Central Asia can also claim a lion’s share of the greatest names in Islamic science and philosophy. The codifier of algebra, to whom Mr. Obama referred his “new beginning” speech at Cairo University in 2009, was also from Khwarazm, in what is now Uzbekistan. Called Al-Khwarazmi in Arabic, he gave his name to algorithms, which lie at the heart of modern computer science. Also from Uzbekistan was Ibn Sina, known as Avicenna to the West, whose great “Canon of Medicine” gave rise to the medical sciences in the Middle East, Europe and India. Another great intellectual, Al-Farabi, who revived and greatly added to Aristotle’s logic and who wrote the greatest medieval study of music, was from what is now Kazakhstan. And the pioneering astronomer Abu-Mahmud Khojandi was from Khujand, now in Tajikistan.
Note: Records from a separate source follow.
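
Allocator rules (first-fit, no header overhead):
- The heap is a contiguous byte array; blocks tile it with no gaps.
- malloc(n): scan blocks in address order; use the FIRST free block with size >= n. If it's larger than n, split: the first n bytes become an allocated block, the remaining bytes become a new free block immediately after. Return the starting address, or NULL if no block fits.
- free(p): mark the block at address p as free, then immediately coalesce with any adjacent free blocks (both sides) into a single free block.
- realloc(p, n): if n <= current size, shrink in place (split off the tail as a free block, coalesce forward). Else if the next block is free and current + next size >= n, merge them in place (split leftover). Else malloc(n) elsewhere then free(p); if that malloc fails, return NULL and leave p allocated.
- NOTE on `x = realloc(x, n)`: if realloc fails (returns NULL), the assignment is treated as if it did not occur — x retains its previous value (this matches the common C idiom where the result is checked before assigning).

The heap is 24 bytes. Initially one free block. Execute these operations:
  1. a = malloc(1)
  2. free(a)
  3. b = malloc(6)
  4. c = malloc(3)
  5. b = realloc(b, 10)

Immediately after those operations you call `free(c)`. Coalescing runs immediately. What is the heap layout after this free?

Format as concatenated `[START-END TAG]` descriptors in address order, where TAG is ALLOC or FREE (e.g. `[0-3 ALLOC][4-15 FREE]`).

Answer: [0-8 FREE][9-18 ALLOC][19-23 FREE]

Derivation:
Op 1: a = malloc(1) -> a = 0; heap: [0-0 ALLOC][1-23 FREE]
Op 2: free(a) -> (freed a); heap: [0-23 FREE]
Op 3: b = malloc(6) -> b = 0; heap: [0-5 ALLOC][6-23 FREE]
Op 4: c = malloc(3) -> c = 6; heap: [0-5 ALLOC][6-8 ALLOC][9-23 FREE]
Op 5: b = realloc(b, 10) -> b = 9; heap: [0-5 FREE][6-8 ALLOC][9-18 ALLOC][19-23 FREE]
free(c): c = 6 -> block [6-8 ALLOC]; mark free, coalesce with adjacent free neighbors -> [0-8 FREE][9-18 ALLOC][19-23 FREE]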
True, all these people wrote in Arabic. But a Japanese who writes in English is not an Englishman. All of them — and scores of other innovators from the Muslim world whom we are accustomed to think of as Arabs — belonged to various Central Asian branches of the Persian peoples, or were Turks, not Arabs.

Today, the countries that are heirs to the old Silk Road are struggling to reclaim their heritage. The task is not easy. Many of their leaders are attracted to the authoritarianism that has brought relative stability to Russia and tremendous prosperity to China. The people of Central Asia have no prior experience with democracy, ethnic tensions persist, and many of their leaders rule with a heavy hand. Yet these countries remain secular states and are more tolerant of other religions than most of their counterparts in the Middle East. Their economies have grown steadily and they have embraced modern secular education, sending tens of thousands of youths to study abroad. They are developing new universities of their own, largely on the American pattern. Many use English as the language of instruction. And all can boast a rising generation of men and women drawn to the ideals of an open society.

Unfortunately, in the eyes of many Central Asians, America’s interest does not extend beyond gas and oil. Washington’s decision to pull back from Afghanistan in 2014 will likely erode American influence at the very moment when it could do the most good — especially as rising prosperity increases pressure for governments to loosen their grip. Greater freedom presents great dangers, as the disillusions of the Arab Spring have so sadly demonstrated.

Yet it may be in Central Asia, rather than the Middle East, Pakistan or Indonesia, where the ideals that both Presidents Bush and Obama have espoused will be most actively pursued in coming years. This is not to suggest that Washington pay less attention to the Arab world, but perhaps it is time for us to listen to our own lectures on the possibilities of a peaceful and intellectually open version of Islam, and to back those societies that are trying most successfully to advance it today.

S. Frederick Starr is founding chairman of the Central Asia-Caucasus Institute and Silk Road Studies Program affiliated with the Johns Hopkins School of Advanced International Studies. He is author of Lost Enlightenment: Central Asia’s Golden Age from the Arab Conquest to Tamerlane.